The Liberal Democrats have since thrown overboard one of their most distinctive election pledges and will not stand in the way of a new generation of nuclear power stations, the new energy minister, Chris Huhne, made clear on 13 May 2010.

The Lib Dem MP, who had previously described atomic power as a “failed technology”, said the new coalition government with the Conservatives believed a new construction programme could go ahead as long as it was done without financial support from the state.

It would be “entirely up to the nuclear industry in the first instance because they have to decide whether or not they’re able to build nuclear power stations without new public subsidy, and that’s the key,” Huhne explained.

Asked whether the U-turn was a major climbdown, the energy minister said in an interview on the BBC’s Today programme: “This is a coalition agreement that has always involved compromise on both sides. There are a whole series of compromises which have been struck in this agreement which I think are obviously unpleasant for each of the parties.”

The problem is that on all of these policy options – the default setting for Scottish voters, London Labour, is worse than the Liberals. As Brian Quail put it: “When May 2011 comes, and we have the crucial election for the Scottish Parliament, we will face a clear choice; to vote for one of the British nationalist (Unionist) party, all of which are pro-Trident, or to vote for the SNP, the one major political party which maintains a principled opposition to the UK’s criminal and illegal WMD, Trident.”
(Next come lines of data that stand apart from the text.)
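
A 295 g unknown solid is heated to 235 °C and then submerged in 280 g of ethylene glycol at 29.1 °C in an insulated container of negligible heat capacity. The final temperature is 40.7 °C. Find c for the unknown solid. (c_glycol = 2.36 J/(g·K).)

c ≈ 0.134 J/(g·K)

Heat gained plus heat lost sum to zero:
295×c×(40.7 − 235) + 280×2.36×(40.7 − 29.1) = 0
-57318 c = -7665.3
c = -7665.3/-57318 ≈ 0.1337 J/(g·K)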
Labour MSPs have been trying to hide their views on tuition fees; it is high time they were made to come clean. Iain Gray has strongly hinted that he supports some kind of graduate tax, following the lead of the UK Labour leader, Ed Miliband.

New nuclear power is now official Labour policy. It’s deeply unpopular across the country but over the coming weeks they’ll be forced to explain the policy (which hardly any Scottish Labour MSPs themselves support this). It’s Labour’s tuition fees issue.

The constitutional questions are ones that will only be resolved by independence. Calman is a mess and a shallow ineffective one at that. The rest is the system inoculating itself against change. The question remains can Labour really sustain a challenge without policies or people to articulate them. Can they make people believe they will be a bullwark against London cuts? 

The Liberals have lost in Scotland and it’s five months till polling day.

As President George W. Bush once eloquently put it: ‘“There’s an old saying in Tennessee — I know it’s in Texas, probably in Tennessee — that says, fool me once, shame on, shame on you. Fool me, you can’t get fooled again.”

Scott and Gray may lack the oratorical skills of the ex-President but the electorate are smarter than to be fooled again by politicians who fail to deliver. London Labour is no alternative to the failed Liberal drones.